Remigio sah ihn nur stumm an.
»Ich werde Euch sagen, warum«, fuhr Hugues de Narbonne fort. »Selbst wenn der Orden der Tempelritter angeklagt wird, bleiben sie weiterhin Eure besten Kunden, und wenn sich das Gerücht verbreitete, Ihr hättet den Kommandanten von Akkon verraten und verhaften lassen, würdet Ihr sie alle verlieren. Außerdem könnte ich den Dominikanern, solltet Ihr mich an sie verkaufen, verraten, dass Ihr als Mittelsmann für viele Geschäfte von Tempelrittern fungiert, die sich der Verhaftung haben entziehen können, dass Ihr viele ihrer Verstecke kennt und dass Euer Haus für die Mitglieder des Ordens, die auf der Durchreise sind, eine feste Anlaufstation ist. Was meint Ihr wohl, wie sie reagieren würden?«
»So etwas würdet Ihr Euren Mitbrüdern niemals antun«, erwiderte Remigio, doch seine Stimme klang nicht sehr überzeugend.
Jetzt war der Franzose an der Reihe, ihn stumm anzusehen, und sein Blick besagte mehr als eine lange Rede.
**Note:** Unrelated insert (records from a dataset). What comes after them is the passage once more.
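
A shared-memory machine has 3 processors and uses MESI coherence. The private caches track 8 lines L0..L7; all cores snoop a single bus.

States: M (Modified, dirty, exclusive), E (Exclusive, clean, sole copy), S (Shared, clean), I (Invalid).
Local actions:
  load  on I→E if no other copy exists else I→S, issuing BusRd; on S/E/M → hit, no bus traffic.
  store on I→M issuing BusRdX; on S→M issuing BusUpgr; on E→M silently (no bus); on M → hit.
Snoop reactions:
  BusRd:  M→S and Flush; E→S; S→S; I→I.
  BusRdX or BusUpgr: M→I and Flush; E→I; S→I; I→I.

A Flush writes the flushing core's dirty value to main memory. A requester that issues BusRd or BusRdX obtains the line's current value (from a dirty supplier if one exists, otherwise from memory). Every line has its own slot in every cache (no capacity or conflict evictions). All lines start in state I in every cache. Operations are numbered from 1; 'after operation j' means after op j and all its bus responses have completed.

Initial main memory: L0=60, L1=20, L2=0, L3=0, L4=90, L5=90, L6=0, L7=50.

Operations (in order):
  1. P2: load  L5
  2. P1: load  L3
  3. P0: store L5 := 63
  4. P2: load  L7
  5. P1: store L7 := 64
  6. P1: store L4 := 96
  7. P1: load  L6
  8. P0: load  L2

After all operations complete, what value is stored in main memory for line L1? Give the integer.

memory[L1] = 20

step 1: P2: load  L5  ⟶  IIE  (L5)  txn=BusRd  M[L5]=90
step 2: P1: load  L3  ⟶  IEI  (L3)  txn=BusRd  M[L3]=0
step 3: P0: store L5 := 63  ⟶  MII  (L5)  txn=BusRdX  M[L5]=90
step 4: P2: load  L7  ⟶  IIE  (L7)  txn=BusRd  M[L7]=50
step 5: P1: store L7 := 64  ⟶  IMI  (L7)  txn=BusRdX  M[L7]=50
step 6: P1: store L4 := 96  ⟶  IMI  (L4)  txn=BusRdX  M[L4]=90
step 7: P1: load  L6  ⟶  IEI  (L6)  txn=BusRd  M[L6]=0
step 8: P0: load  L2  ⟶  EII  (L2)  txn=BusRd  M[L2]=0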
Hugues de Narbonne war bereit, jeden zu opfern, um seine Ziele zu erreichen.
Es klopfte an der Tür. Auf Remigios »Herein!« betrat Fiamma den Raum. Sie hatte gehört, dass trotz der späten Stunde noch ein Kunde gekommen war, und wollte den Bankier nun unterstützen, indem sie wie immer die Dokumente ausfertigte.
Sie war unauffällig gekleidet, wie es einer jungen Frau ihres Alters geziemte, mit Pantoffeln und einer schlichten Tunika aus leichtem Wollstoff, die ihre weiblichen Formen verhüllte. Allerdings hatte sie ihre Haare wohl schon zum Schlafengehen gelöst und offensichtlich keine Zeit gehabt, sie neu zu frisieren. So flossen ihre blonden Locken, nur von einem Haarreif gehalten, damit sie ihr nicht in die Stirn fielen, ungebändigt über ihre Schultern, ein Anblick, dem nur wenige Männer zu widerstehen vermocht hätten. Sie hielt ihr Gesicht seitlich abgewandt, um dem Gast nur den unversehrten Teil davon zu zeigen. Remigio bemerkte genau den Blick, den Hugues de Narbonne auf sie warf.